Fiscalité

A chaque pays sa formule pour attirer les riches

Le Portugal, notamment, attire les retraités avec un système les exonérant d’impôts

A chaque pays sa formule pour attirer les riches

Londres n’est pas la seule à avoir sa formule pour attirer de riches résidents. Certains pays européens proposent plusieurs types de programmes différents qui s’adressent à des retraités ou des expatriés, actifs ou non dans le pays. Tour d’horizon de quelques options proposées.

Le forfait ou le résident non domicilié

Dans certains cas, les propositions se rapprochent du forfait fiscal suisse. Le Liechtenstein, notamment, offre un forfait au taux unique de 25% calculé sur la base des dépenses pour des nouveaux venus qui n’exercent pas d’activité lucrative dans la Principauté. Comme en Suisse, il ne faut pas y avoir vécu au cours des dix dernières années. De même, Vienne consent à accorder un traitement préférentiel à des personnes dont l’activité promeut la science, la recherche la culture ou le sport, et si leurs revenus ne proviennent pas d’Autriche.

D’autres Etats, comme l’Irlande ou Malte, se sont calqués sur le même modèle que les Britanniques et leur statut de «résident non domicilié».
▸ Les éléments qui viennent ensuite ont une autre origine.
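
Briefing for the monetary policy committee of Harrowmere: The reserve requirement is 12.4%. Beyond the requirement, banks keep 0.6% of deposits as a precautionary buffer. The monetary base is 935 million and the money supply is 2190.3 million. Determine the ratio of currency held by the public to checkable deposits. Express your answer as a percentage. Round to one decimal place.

51.8%

Using m = M/MB = 2190.3/935 ≈ 2.342567. From m = (1 + c)/(c + rr + e), rearranging gives 1 + c = m·(c + rr + e), so c·(1 − m) = m·(rr + e) − 1.
Hence c = [m·(rr + e) − 1]/(1 − m) = [2.342567 × (0.124 + 0.006) − 1] / (1 − 2.342567) ≈ 0.518012.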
Régimes spéciaux pour expatriés

Certains pays européens disposent d’une offre spéciale pour les expatriés. Les Pays-Bas, par exemple, ne les taxent qu’à hauteur de 65% de leurs revenus pendant 10 ans. L’Irlande, elle, offre d’exonérer 30% du revenu à condition que celui-ci s’élève au moins à 75 000 euros et ne dépasse pas 500 000 euros pour une durée maximale de 5 ans.

Au Luxembourg, un expatrié peut se voir offrir des exonérations, pour autant que le candidat apporte une «contribution économique significative ou contribue à la création de nouvelles activités économiques à haute valeur ajoutée», selon un document publié la semaine dernière par le Conseil fédéral, qui examinait les statuts fiscaux d’autres pays et les comparait avec la Suisse.

Retraite au Portugal

Le Portugal cherche à attirer des étrangers fortunés grâce à ses «visas dorés». Ce programme dit de «résidence par investissement», lancé il y a deux ans, s’adresse à des ressortissants non européens. Il s’agit moins d’une offre fiscale que d’un moyen de mettre un pied dans l’espace Schengen et de pouvoir ainsi s’y déplacer librement. Malte et d’autres pays du sud de l’Europe proposent ce type de programme pour encourager l’investissement direct, notamment à des Chinois et à des Russes. Au Portugal cependant, le système est au cœur d’un scandale depuis la semaine dernière: certains permis auraient été octroyés trop facilement. Onze personnes ont été arrêtées et le ministre de l’Intérieur a annoncé sa démission dimanche.

Le Portugal offre un second programme valable dix ans, qui s’apparente davantage à des réductions fiscales. Nul besoin d’investir dans ce cas. Les personnes doivent résider de manière permanente ou temporaire et s’acquitter d’un impôt à un taux fixe de 20% sur leur revenu réalisé au Portugal. Ils sont en revanche dispensés de taxes sur leurs revenus étrangers, sur la fortune, sur les dons et les héritages. Ces jours, le gouvernement a commencé à envisager d’étendre les exemptions aux revenus sur le capital. Des ressortissants helvétiques retraités, qui, de fait, n’y paient aucun impôt, se sont laissés tenter par cet exil. De même que nombre d’Européens – Français et Britanniques en tête.

L’exception quasi suisse de l’impôt sur la fortune

«A l’étranger, la plupart des pays membres de l’Union européenne ne prélèvent pas d’impôt sur la fortune au sens où nous l’entendons» en Suisse, explique encore le Conseil fédéral dans un autre rapport publié cet été. De fait, la Belgique, par exemple, n’impose ni la fortune, ni les gains en capitaux, ni les donations.